Comment: Maybe you are going to say that the definition of a topological space is higher-order because we quantify over sets of sets of ... individuals. But that is not what I mean with "using higher-order logic". The example "definition of topological space" can be expressed in set theory which is a first-order theory. Thus with "using higher-order logic" I do not mean quantification over sets, which is a first-order concept, but I mean "quantification over properties".
 A: I think it's unquestionably true that we use the language of higher-order logic all the time in mathematics - for instance, if I write a paper in algebra and prove something by induction, my proof by induction will be phrased as a second-order argument.

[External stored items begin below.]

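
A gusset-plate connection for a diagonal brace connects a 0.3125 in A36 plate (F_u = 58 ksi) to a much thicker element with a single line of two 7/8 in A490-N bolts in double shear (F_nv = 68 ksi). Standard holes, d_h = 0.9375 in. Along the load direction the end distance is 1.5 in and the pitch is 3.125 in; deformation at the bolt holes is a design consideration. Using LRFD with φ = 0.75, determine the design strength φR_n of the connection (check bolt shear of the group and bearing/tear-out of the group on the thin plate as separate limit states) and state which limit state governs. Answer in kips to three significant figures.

45.4 kips (bearing governs)

Bolt shear: A_b = π·0.875²/4 = 0.6013 in²; R_n = 68 × 0.6013 × 2 × 2 = 163.6 kips → 0.75 × 163.6 = 123 kips.
Bearing (1.2 l_c t F_u ≤ 2.4 d t F_u): upper limit = 2.4·0.875·0.3125·58 = 38.06 kips.
  Edge l_c = 1.5 − 0.9375/2 = 1.031 → r_n = 22.43 kips; interior l_c = 3.125 − 0.9375 = 2.188 → r_n = 38.06 kips.
  R_n,bearing = 1·22.43 + 1·38.06 = 60.49 kips → 0.75 × 60.49 = 45.4 kips.
Bearing governs: 45.4 kips.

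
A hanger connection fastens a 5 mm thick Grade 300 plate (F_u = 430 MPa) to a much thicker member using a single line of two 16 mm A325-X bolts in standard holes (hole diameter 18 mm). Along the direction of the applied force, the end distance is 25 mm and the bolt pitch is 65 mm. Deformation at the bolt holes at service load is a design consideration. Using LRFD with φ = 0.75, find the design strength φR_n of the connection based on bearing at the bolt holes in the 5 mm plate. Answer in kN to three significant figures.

Per bolt r_n = 1.2 l_c t F_u ≤ 2.4 d t F_u; upper limit = 2.4 × 16 × 5 × 430 / 1000 = 82.56 kN.
Edge bolt: l_c = 25 − 18/2 = 16 mm → 1.2 × 16 × 5 × 430 / 1000 = 41.28 → r_n = 41.28 kN.
Interior bolts: l_c = 65 − 18 = 47 mm → 1.2 × 47 × 5 × 430 / 1000 = 121.3 → r_n = 82.56 kN.
R_n = 1 × 41.28 + 1 × 82.56 = 123.8 kN.
Design strength φR_n = 0.75 × 123.8 = 92.9 kN.

92.9 kN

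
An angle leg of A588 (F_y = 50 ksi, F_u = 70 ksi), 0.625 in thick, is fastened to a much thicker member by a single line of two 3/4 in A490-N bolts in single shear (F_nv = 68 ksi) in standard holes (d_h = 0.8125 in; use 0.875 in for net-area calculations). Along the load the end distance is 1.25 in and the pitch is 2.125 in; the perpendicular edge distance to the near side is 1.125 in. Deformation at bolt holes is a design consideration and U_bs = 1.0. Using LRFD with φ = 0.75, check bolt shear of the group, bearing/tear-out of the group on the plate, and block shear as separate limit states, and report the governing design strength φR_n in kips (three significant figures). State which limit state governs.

45.1 kips (bolt shear governs)

Bolt shear: A_b = π·0.75²/4 = 0.4418 in²; R_n = 68 × 0.4418 × 2 × 1 = 60.08 kips → 0.75 × 60.08 = 45.1 kips.
Bearing: edge l_c = 0.8438, r_n = 44.3 kips; interior l_c = 1.312, r_n = 68.91 kips; R_n = 44.3 + 1·68.91 = 113.2 kips → 84.9 kips.
Block shear: A_gv = 2.109, A_nv = 1.289, A_nt = 0.4297 in²; R_n = min(0.6F_uA_nv, 0.6F_yA_gv) + U_bs·F_u·A_nt = 84.22 kips → 63.2 kips.
Bolt shear governs: 45.1 kips.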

Now, your comment suggests you're really interested in times when we use the language of higher-order logic, and need to. The problem is, one of the things set theory (or class theory, or . . . ) is designed to do is let us reason about higher-order objects - properties - in a first-order way. For instance, a property of natural numbers is just a set of natural numbers, from the point of view of set theory. So I'm not sure what you would consider a satisfying example.

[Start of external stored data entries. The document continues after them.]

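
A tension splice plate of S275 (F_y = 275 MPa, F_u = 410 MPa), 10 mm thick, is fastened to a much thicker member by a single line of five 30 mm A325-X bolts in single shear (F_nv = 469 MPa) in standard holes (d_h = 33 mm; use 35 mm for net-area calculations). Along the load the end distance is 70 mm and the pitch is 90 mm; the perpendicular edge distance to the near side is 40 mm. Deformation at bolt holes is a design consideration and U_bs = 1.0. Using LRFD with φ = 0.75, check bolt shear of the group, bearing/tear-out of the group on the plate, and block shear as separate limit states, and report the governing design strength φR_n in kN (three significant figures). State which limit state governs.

572 kN (block shear governs)

Bolt shear: A_b = π·30²/4 = 706.9 mm²; R_n = 469 × 706.9 × 5 × 1 / 1000 = 1658 kN → 0.75 × 1658 = 1240 kN.
Bearing: edge l_c = 53.5, r_n = 263.2 kN; interior l_c = 57, r_n = 280.4 kN; R_n = 263.2 + 4·280.4 = 1385 kN → 1040 kN.
Block shear: A_gv = 4300, A_nv = 2725, A_nt = 225 mm²; R_n = min(0.6F_uA_nv, 0.6F_yA_gv) + U_bs·F_u·A_nt = 762.6 kN → 572 kN.
Block shear governs: 572 kN.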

Note that higher-order logic (with the standard semantics - so, not just first-order logic in disguise) doesn't have a notion of proof - in particular, the set of validities of even second-order logic is not recursively enumerable (this is a huge, huge, HUGE understatement). So as soon as we're interested in formal(izable) mathematics, we can't be talking about genuine higher-order logic anymore.
In fact, first-order logic is basically the best available for reasoning about countable objects! This is (one of) Lindstrom's theorem(s): there is no logic strictly stronger than first-order logic with the Lowenheim-Skolem property (any consistent sentence has a countable model) and a recursive proof procedure.
A: Yes.  Every set of real numbers has a least upper bound.  That is a second-order statement (about the real numbers).  (The fact that it is a first-order statement in some imaginary ZFC approximation of reality is irrelevant.)
Peano's original axiom system for the natural numbers had a second-order axiom.  Every nonempty subset of $\mathbb N$ has a least element.  Nowadays for use in model theory, they replace this with a first-order axiom scheme, using only subsets that can be defined within a certain system.